Step 4: Check the resulting exposure data#

As you can see below, the ground_flht of the exposure assets also contains other values.

[24]:
updated_exposure = fm.exposure.get_full_gdf(fm.exposure.exposure_db)
updated_exposure["ground_flht"].unique()
[24]:
array([ 1,  2, 11, 20, 10, 12], dtype=int64)

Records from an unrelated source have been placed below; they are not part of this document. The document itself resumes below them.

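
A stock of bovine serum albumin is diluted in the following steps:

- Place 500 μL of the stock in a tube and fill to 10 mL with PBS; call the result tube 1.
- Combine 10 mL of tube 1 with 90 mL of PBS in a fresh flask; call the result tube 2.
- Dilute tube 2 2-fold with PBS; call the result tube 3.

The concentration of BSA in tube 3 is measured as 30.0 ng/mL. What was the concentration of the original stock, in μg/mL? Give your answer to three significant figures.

Step 1: 500 μL brought to 10 mL → factor 10000/500 = 20
Step 2: 10 mL + 90 mL = 100 mL total → factor 100/10 = 10
Step 3: 2-fold → factor 2
Overall dilution factor = 20 × 10 × 2 = 400
Stock = 30.0 ng/mL × 400 = 1.200 × 10^4 ng/mL = 12.0 μg/mL

12.0 μg/mL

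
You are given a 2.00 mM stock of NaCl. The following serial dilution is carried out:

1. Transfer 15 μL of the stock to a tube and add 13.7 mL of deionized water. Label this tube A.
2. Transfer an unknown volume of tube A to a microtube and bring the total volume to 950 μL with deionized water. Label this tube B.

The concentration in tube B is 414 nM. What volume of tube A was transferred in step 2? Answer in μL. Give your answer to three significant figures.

180 μL

Step 1: 15 μL + 13.7 mL = 13715 μL total → factor 13715/15 = 914.33
Step 2: v brought to 950 μL → factor = 950 μL/v
Product of known-step factors = 914.33
Overall factor = 2.00 mM / (414 nM) = 4830.9
Step-2 factor = 4830.9 / 914.33 = 5.2835
v = 950 μL / 5.2835 = 180 μL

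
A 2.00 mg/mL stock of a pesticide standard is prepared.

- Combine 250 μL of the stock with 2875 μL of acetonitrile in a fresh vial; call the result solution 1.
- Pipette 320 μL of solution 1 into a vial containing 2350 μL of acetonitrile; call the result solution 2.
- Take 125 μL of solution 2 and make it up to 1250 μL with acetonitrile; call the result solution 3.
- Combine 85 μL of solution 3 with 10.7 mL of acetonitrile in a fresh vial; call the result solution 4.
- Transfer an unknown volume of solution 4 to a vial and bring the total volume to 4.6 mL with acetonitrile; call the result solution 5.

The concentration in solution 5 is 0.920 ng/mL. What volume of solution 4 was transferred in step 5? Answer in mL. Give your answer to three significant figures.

Step 1: 250 μL + 2875 μL = 3125 μL total → factor 3125/250 = 12.5
Step 2: 320 μL + 2350 μL = 2670 μL total → factor 2670/320 = 8.3438
Step 3: 125 μL brought to 1250 μL → factor 1250/125 = 10
Step 4: 85 μL + 10.7 mL = 10785 μL total → factor 10785/85 = 126.88
Step 5: v brought to 4.6 mL → factor = 4.6 mL/v
Product of known-step factors = 1.3233 × 10^5
Overall factor = 2.00 mg/mL / (0.920 ng/mL) = 2.1739 × 10^6
Step-5 factor = 2.1739 × 10^6 / 1.3233 × 10^5 = 16.427
v = 4.6 mL / 16.427 = 0.280 mL

0.280 mL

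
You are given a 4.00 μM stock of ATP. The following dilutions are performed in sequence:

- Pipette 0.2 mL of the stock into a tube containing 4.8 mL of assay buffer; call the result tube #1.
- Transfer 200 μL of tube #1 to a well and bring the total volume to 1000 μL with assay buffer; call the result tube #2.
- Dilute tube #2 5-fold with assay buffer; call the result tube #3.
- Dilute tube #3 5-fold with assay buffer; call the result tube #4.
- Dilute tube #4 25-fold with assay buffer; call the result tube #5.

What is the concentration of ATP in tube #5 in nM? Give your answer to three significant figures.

Step 1: 0.2 mL + 4.8 mL = 5 mL total → factor 5/0.2 = 25
Step 2: 200 μL brought to 1000 μL → factor 1000/200 = 5
Step 3: 5-fold → factor 5
Step 4: 5-fold → factor 5
Step 5: 25-fold → factor 25
Overall dilution factor = 25 × 5 × 5 × 5 × 25 = 78125
Final = 4.00 μM / 78125 = 5.120 × 10^-5 μM = 0.0512 nM

0.0512 nM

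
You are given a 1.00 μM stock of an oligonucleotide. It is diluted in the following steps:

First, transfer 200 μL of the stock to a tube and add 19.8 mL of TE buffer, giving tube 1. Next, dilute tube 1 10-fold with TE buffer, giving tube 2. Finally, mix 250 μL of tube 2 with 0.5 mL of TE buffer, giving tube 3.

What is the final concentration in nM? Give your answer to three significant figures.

0.333 nM

Step 1: 200 μL + 19.8 mL = 20000 μL total → factor 20000/200 = 100
Step 2: 10-fold → factor 10
Step 3: 250 μL + 0.5 mL = 750 μL total → factor 750/250 = 3
Overall dilution factor = 100 × 10 × 3 = 3000
Final = 1.00 μM / 3000 = 0.0003333 μM = 0.333 nM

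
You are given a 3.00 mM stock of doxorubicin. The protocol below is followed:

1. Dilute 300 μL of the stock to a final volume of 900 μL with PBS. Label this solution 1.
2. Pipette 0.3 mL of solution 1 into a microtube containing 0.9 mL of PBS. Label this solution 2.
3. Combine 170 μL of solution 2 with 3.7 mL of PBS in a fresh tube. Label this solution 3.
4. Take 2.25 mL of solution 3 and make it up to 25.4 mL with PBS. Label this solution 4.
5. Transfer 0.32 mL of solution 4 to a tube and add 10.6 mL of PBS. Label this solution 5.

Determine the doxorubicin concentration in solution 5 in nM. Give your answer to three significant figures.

Step 1: 300 μL brought to 900 μL → factor 900/300 = 3
Step 2: 0.3 mL + 0.9 mL = 1.2 mL total → factor 1.2/0.3 = 4
Step 3: 170 μL + 3.7 mL = 3870 μL total → factor 3870/170 = 22.765
Step 4: 2.25 mL brought to 25.4 mL → factor 25.4/2.25 = 11.289
Step 5: 0.32 mL + 10.6 mL = 10.92 mL total → factor 10.92/0.32 = 34.125
Overall dilution factor = 3 × 4 × 22.765 × 11.289 × 34.125 = 1.0524 × 10^5
Final = 3.00 mM / 1.0524 × 10^5 = 2.851 × 10^-5 mM = 28.5 nM

28.5 nM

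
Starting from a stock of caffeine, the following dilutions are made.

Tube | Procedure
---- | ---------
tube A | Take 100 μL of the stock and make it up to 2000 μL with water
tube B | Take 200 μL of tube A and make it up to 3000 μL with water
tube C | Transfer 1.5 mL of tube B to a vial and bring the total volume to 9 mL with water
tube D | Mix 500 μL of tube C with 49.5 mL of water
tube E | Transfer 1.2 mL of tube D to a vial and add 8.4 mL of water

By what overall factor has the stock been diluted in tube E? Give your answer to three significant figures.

Step 1: 100 μL brought to 2000 μL → factor 2000/100 = 20
Step 2: 200 μL brought to 3000 μL → factor 3000/200 = 15
Step 3: 1.5 mL brought to 9 mL → factor 9/1.5 = 6
Step 4: 500 μL + 49.5 mL = 50000 μL total → factor 50000/500 = 100
Step 5: 1.2 mL + 8.4 mL = 9.6 mL total → factor 9.6/1.2 = 8
Overall dilution factor = 20 × 15 × 6 × 100 × 8 = 1.44 × 10^6

1.44 × 10^6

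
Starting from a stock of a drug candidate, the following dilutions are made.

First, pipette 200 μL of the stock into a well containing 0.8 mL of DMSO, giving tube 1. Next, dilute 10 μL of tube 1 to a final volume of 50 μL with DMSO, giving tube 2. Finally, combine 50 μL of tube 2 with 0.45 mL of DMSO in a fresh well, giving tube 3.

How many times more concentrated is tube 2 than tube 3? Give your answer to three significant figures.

10.0

Step 1: 200 μL + 0.8 mL = 1000 μL total → factor 1000/200 = 5
Step 2: 10 μL brought to 50 μL → factor 50/10 = 5
Step 3: 50 μL + 0.45 mL = 500 μL total → factor 500/50 = 10
Dilution factor to tube 2 = 25; to tube 3 = 250
[tube 2]/[tube 3] = (factor to tube 3)/(factor to tube 2) = 250/25 = 10.0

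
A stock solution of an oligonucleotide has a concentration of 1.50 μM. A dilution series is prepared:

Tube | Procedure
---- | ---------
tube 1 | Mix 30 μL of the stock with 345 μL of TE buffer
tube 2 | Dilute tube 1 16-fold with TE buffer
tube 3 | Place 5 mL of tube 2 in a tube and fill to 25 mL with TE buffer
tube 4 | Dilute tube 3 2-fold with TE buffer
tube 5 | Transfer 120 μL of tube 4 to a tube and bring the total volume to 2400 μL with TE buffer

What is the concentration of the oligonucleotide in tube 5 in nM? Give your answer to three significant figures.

Step 1: 30 μL + 345 μL = 375 μL total → factor 375/30 = 12.5
Step 2: 16-fold → factor 16
Step 3: 5 mL brought to 25 mL → factor 25/5 = 5
Step 4: 2-fold → factor 2
Step 5: 120 μL brought to 2400 μL → factor 2400/120 = 20
Overall dilution factor = 12.5 × 16 × 5 × 2 × 20 = 40000
Final = 1.50 μM / 40000 = 3.750 × 10^-5 μM = 0.0375 nM

0.0375 nM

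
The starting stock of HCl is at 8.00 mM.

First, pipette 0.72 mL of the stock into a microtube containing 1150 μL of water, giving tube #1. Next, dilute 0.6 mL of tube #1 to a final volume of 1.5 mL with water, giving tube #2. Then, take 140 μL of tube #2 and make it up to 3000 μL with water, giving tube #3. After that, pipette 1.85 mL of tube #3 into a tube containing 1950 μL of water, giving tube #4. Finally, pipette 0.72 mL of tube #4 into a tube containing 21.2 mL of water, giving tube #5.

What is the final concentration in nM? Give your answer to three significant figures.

Step 1: 0.72 mL + 1150 μL = 1.87 mL total → factor 1.87/0.72 = 2.5972
Step 2: 0.6 mL brought to 1.5 mL → factor 1.5/0.6 = 2.5
Step 3: 140 μL brought to 3000 μL → factor 3000/140 = 21.429
Step 4: 1.85 mL + 1950 μL = 3.8 mL total → factor 3.8/1.85 = 2.0541
Step 5: 0.72 mL + 21.2 mL = 21.92 mL total → factor 21.92/0.72 = 30.444
Overall dilution factor = 2.5972 × 2.5 × 21.429 × 2.0541 × 30.444 = 8700.9
Final = 8.00 mM / 8700.9 = 0.0009194 mM = 919 nM

919 nM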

We will make a buffer of 10 meter around the

[39]:
# Check if the Ground Floor Heigh attribute is set correctly
nearest_utm = utm_crs(elevation_certificates.total_bounds)
elevation_certificates_projected = elevation_certificates.to_crs(nearest_utm)
elevation_certificates_projected.geometry = (
    elevation_certificates_projected.geometry.buffer(max_dist)
)

# Plot the exposure and elevation certificates data
m = elevation_certificates_projected.explore(column="FFE", cmap="Reds")
m = updated_exposure.explore(m=m, column="ground_flht", cmap="Reds")
m
[39]:
Make this Notebook Trusted to load map: File -> Trust Notebook

Step 5: Save the updated FIAT model#

Set the folder where you want to save the model to and write it to that folder.

[43]:
save_folder = (
    Path().absolute() / "data" / "update_ground_floor_height" / "updated_fiat_model"
)

# Remove the new root folder if it already exists
if save_folder.exists():
    shutil.rmtree(save_folder)

# Set the new root and write the model
fm.set_root(save_folder)
fm.write()
2023-10-18 15:53:42,160 - hydromt_fiat - log - DEBUG - Writing log messages to new file c:\Repositories\hydromt_fiat\examples\data\update_ground_floor_height\updated_fiat_model\hydromt.log.
2023-10-18 15:53:42,161 - hydromt_fiat - fiat - INFO - Updating all data objects...
2023-10-18 15:53:42,162 - hydromt_fiat - model_api - WARNING - Replacing geom: building_points
2023-10-18 15:53:42,163 - hydromt_fiat - fiat - INFO - Writing model data to c:\Repositories\hydromt_fiat\examples\data\update_ground_floor_height\updated_fiat_model
2023-10-18 15:53:42,163 - hydromt_fiat - model_api - INFO - Writing model config to c:\Repositories\hydromt_fiat\examples\data\update_ground_floor_height\updated_fiat_model\settings.toml
2023-10-18 15:53:42,165 - hydromt_fiat - model_api - DEBUG - Writing file exposure/building_points.gpkg
2023-10-18 15:53:42,256 - hydromt_fiat - fiat - INFO - Writing model vulnerability_curves table file to vulnerability/vulnerability_curves.csv.
2023-10-18 15:53:42,260 - hydromt_fiat - fiat - INFO - Writing model exposure table file to exposure/exposure.csv.